Monday, September 03, 2012

French Rouge,—Five Shillings per Pot.

So far all rouge recipes I have found have been either a liquid or a salve, but as the picture below of Madame Pompadour suggest, there was rouge in powder from as well. And in a book with a rather wonderful title, The art of cookery made plain and easy: which far exceeds any thing of the kind yet published, to which are added, one hundred and fifty new and useful receipts, and also fifty receipts for different articles of perfumery, with a copious index, by Hannah Glasse, published in 1784, I found one.

The recipe
TAKE some carmine, and mix it with hair-powder to make it as pale as you please, according to your fancy, (The art of cookery made plain and easy, p. 401)

Breaking down the recipe
Carmine Bright red pigment derived from the cochineal (an insect) scale. Used today to pigment makeup and food.

Hair powder Starch, which in the 18th century were scented and had added white pigment.

My thoughts
Very straightforward recipe and very do-able.
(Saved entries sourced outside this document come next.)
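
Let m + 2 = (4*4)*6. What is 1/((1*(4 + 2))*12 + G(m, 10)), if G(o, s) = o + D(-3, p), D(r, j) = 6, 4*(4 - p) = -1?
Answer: 1/172 ≈ 0.0058140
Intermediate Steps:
p = 17/4 (p = 4 - ¼*(-1) = 4 + ¼ = 17/4 ≈ 4.2500)
m = 94 (m = -2 + (4*4)*6 = -2 + 16*6 = -2 + 96 = 94)
G(o, s) = 6 + o (G(o, s) = o + 6 = 6 + o)
1/((1*(4 + 2))*12 + G(m, 10)) = 1/((1*(4 + 2))*12 + (6 + 94)) = 1/((1*6)*12 + 100) = 1/(6*12 + 100) = 1/(72 + 100) = 1/172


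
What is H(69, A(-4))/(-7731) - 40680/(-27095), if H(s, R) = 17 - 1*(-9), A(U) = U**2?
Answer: 62758522/41894289 ≈ 1.4980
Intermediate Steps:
H(s, R) = 26 (H(s, R) = 17 + 9 = 26)
H(69, A(-4))/(-7731) - 40680/(-27095) = 26/(-7731) - 40680/(-27095) = 26*(-1/7731) - 40680*(-1/27095) = -26/7731 + 8136/5419 = 62758522/41894289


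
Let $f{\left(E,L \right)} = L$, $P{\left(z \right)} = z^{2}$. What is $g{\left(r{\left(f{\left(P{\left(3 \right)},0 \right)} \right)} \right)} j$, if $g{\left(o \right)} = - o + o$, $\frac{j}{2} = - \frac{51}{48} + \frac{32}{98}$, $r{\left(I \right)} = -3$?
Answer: $0$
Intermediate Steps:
$j = - \frac{577}{392}$ ($j = 2 \left(- \frac{51}{48} + \frac{32}{98}\right) = 2 \left(\left(-51\right) \frac{1}{48} + 32 \cdot \frac{1}{98}\right) = 2 \left(- \frac{17}{16} + \frac{16}{49}\right) = 2 \left(- \frac{577}{784}\right) = - \frac{577}{392} \approx -1.4719$)
$g{\left(o \right)} = 0$
$g{\left(r{\left(f{\left(P{\left(3 \right)},0 \right)} \right)} \right)} j = 0 \left(- \frac{577}{392}\right) = 0$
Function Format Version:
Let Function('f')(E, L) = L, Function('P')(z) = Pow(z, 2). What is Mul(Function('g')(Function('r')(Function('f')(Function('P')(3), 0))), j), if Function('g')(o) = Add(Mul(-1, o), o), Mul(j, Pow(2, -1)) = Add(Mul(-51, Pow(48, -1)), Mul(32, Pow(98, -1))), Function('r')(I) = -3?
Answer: 0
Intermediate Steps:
j = Rational(-577, 392) (j = Mul(2, Add(Mul(-51, Pow(48, -1)), Mul(32, Pow(98, -1)))) = Mul(2, Add(Mul(-51, Rational(1, 48)), Mul(32, Rational(1, 98)))) = Mul(2, Add(Rational(-17, 16), Rational(16, 49))) = Mul(2, Rational(-577, 784)) = Rational(-577, 392) ≈ -1.4719)
Function('g')(o) = 0
Mul(Function('g')(Function('r')(Function('f')(Function('P')(3), 0))), j) = Mul(0, Rational(-577, 392)) = 0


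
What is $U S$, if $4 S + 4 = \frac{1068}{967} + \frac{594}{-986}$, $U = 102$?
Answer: $- \frac{5002797}{56086} \approx -89.199$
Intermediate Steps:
$S = - \frac{1667599}{1906924}$ ($S = -1 + \frac{\frac{1068}{967} + \frac{594}{-986}}{4} = -1 + \frac{1068 \cdot \frac{1}{967} + 594 \left(- \frac{1}{986}\right)}{4} = -1 + \frac{\frac{1068}{967} - \frac{297}{493}}{4} = -1 + \frac{1}{4} \cdot \frac{239325}{476731} = -1 + \frac{239325}{1906924} = - \frac{1667599}{1906924} \approx -0.8745$)
$U S = 102 \left(- \frac{1667599}{1906924}\right) = - \frac{5002797}{56086}$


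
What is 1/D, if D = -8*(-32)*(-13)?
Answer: -1/3328 ≈ -0.00030048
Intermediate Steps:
D = -3328 (D = 256*(-13) = -3328)
1/D = 1/(-3328) = -1/3328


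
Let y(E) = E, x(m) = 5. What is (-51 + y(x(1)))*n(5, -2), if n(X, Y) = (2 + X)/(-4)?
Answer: 161/2 ≈ 80.500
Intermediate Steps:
n(X, Y) = -½ - X/4 (n(X, Y) = -(2 + X)/4 = -½ - X/4)
(-51 + y(x(1)))*n(5, -2) = (-51 + 5)*(-½ - ¼*5) = -46*(-½ - 5/4) = -46*(-7/4) = 161/2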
I guess that it would work with just plain starch, but as I have made a batch of hair powder I can use that. I need to find some carmine first, though. The result must be pink, which I like as the rouges I have made so far all have been red.

Marquise de Pompadour at the Toilet-Table by François Boucher,1758


  1. I would say use very little carmine if you want pink, unless your powder is an intense shade of white. My Gibson Girl experiments had me mixing carmine and starch (this was how face powder was usually tinted at the time) and even the tiniest amount was verging it far too red.

    1. I ordered some today, from the supplier you gave me and I look forward to try it out. I suspected that a little goes a long way as a very tiny amount is needed for The economical rouge.